In a straight line, the 997kg Up GTI is closer to a 1974 Mk1 Golf GTI (109bhp, 810kg) than the old Lupo GTI, but don’t worry about raw stats. Don’t fret, either, when you twist the key, tick-tock off down the road and all feels worryingly normal and refined. The Up always was terribly well-mannered…
A few more notes on the tweaks: the steering’s faster and a tad weightier, the car sits 15mm lower and is a mite stiffer, you get disc brakes up front and drums on the rear, and the tyres are 195mm wide and wrap around handsome 17-inch wheels.
All pretty standard stuff. Has VW undercooked the GTI makeover?
It’s got it utterly spot on. Let’s start with the noise. Downsized three-cylinder engines tend to be peppy, rorty little things, and the normal Up’s is no different, but VW’s borrowed the sound-symposer trick from the Golf R which pipes echoes of the revs building up the A-pillars and uses the entire windscreen surround like a tuning fork.
So, at 1,500rpm, the Up’s turbo wakes up, the traction control light flashes encouragingly if it’s damp, and an earnest burble trumpets into the cabin. It’s much more authentic than dubbing noise through the speakers, al la RS Clio, and adds genuine sense of occasion. It also makes you feel like you’re going faster than you are, growling about the place. In a car that when all is said and done, isn’t that fast, that’s crucial.
The rest of the Up GTI is a Goldilocks tale. The ride’s stiffer, sure. It’ll cock an inside rear wheel at mini-roundabout speeds, but once in tripod mode, the body lean doesn’t require an admiralty to stomach. It’s fine, and still retains the Up’s uncanny comfort and control.
There’s not much feel from the front and until the front tyres really wash wide, but the steering’s accurate, it’s dartier, and hey, you’re gripping a meatier-feeling wheel. Little tweaks like that press all the right buttons in your petrolhead limbic system.
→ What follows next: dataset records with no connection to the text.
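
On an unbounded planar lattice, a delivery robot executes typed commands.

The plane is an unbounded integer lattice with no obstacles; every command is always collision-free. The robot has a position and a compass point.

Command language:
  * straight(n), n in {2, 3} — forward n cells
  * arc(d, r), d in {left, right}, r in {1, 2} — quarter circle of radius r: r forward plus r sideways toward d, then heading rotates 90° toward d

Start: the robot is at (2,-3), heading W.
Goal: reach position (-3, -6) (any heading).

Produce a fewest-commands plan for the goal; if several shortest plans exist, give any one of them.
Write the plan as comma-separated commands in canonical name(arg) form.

begin: at (2,-3), heading W
step 1 (arc(left, 2)): at (0,-5), heading S
step 2 (arc(right, 2)): at (-2,-7), heading W
step 3 (arc(right, 1)): at (-3,-6), heading N
shorter routes all fall short; 3 is best.

arc(left, 2), arc(right, 2), arc(right, 1)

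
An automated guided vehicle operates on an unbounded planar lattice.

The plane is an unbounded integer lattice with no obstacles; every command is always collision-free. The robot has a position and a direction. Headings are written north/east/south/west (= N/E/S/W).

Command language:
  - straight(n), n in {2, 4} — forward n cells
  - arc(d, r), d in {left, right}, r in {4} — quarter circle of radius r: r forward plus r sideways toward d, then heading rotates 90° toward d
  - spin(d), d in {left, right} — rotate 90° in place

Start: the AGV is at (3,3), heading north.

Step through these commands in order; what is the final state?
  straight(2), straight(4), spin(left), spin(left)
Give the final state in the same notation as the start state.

at (3,9), heading south

begin: at (3,3), heading north
t=1 straight(2) ⇒ at (3,5), heading north
t=2 straight(4) ⇒ at (3,9), heading north
t=3 spin(left) ⇒ at (3,9), heading west
t=4 spin(left) ⇒ at (3,9), heading south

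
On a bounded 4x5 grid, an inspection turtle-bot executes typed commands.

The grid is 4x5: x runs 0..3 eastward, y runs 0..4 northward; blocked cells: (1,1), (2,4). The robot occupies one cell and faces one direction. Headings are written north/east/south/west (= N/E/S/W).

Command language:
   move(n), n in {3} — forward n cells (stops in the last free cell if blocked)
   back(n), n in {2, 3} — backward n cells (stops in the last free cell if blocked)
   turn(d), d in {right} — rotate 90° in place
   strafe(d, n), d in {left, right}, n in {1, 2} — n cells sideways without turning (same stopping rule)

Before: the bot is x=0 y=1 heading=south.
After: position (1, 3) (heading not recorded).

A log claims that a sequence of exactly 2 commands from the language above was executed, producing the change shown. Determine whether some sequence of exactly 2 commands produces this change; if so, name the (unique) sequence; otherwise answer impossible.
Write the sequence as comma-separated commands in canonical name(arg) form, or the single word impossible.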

The brakes are strong, it stops straight and true even though there’s next to no weight pushing the rear tyres into the surface, and if you promise not to tell the VW minders – between you and me – the GTI likes handbrake turns.
Sounds like proper back-to-basics fun!
One button missing from the Up GTI’s kitted out cabin is one marked ‘Traction Control Off’. Das ist verboten. But I’m going out on an limb to say that’s the right call. This is a GTI aimed at a younger customer. It doesn’t have much power, and the grip reserves are reassuring. So you know the drill: you’d hop straight in, bash the button to turn off all the nannies and probably overreach yourself quite quickly. Shortly after uttering the show-off Lord’s prayer: “watch this!”
The important thing is that the safety nets aren’t joy sponges: they let you dangle a rear wheel in the air, or catch a flick of lift-off oversteer before they step in and halt playtime. This all speaks of a team very, very into the simple joys of playing with simple cars spending a lot of time setting this one up. And they’ve created a proper tonic: good-looking, comfortable, exciting and satisfying, but all the while ready to look after you.
What more can you ask from an entry-level, my-first-fast-car than that? If VW keeps its word at fourteen grand, I want one.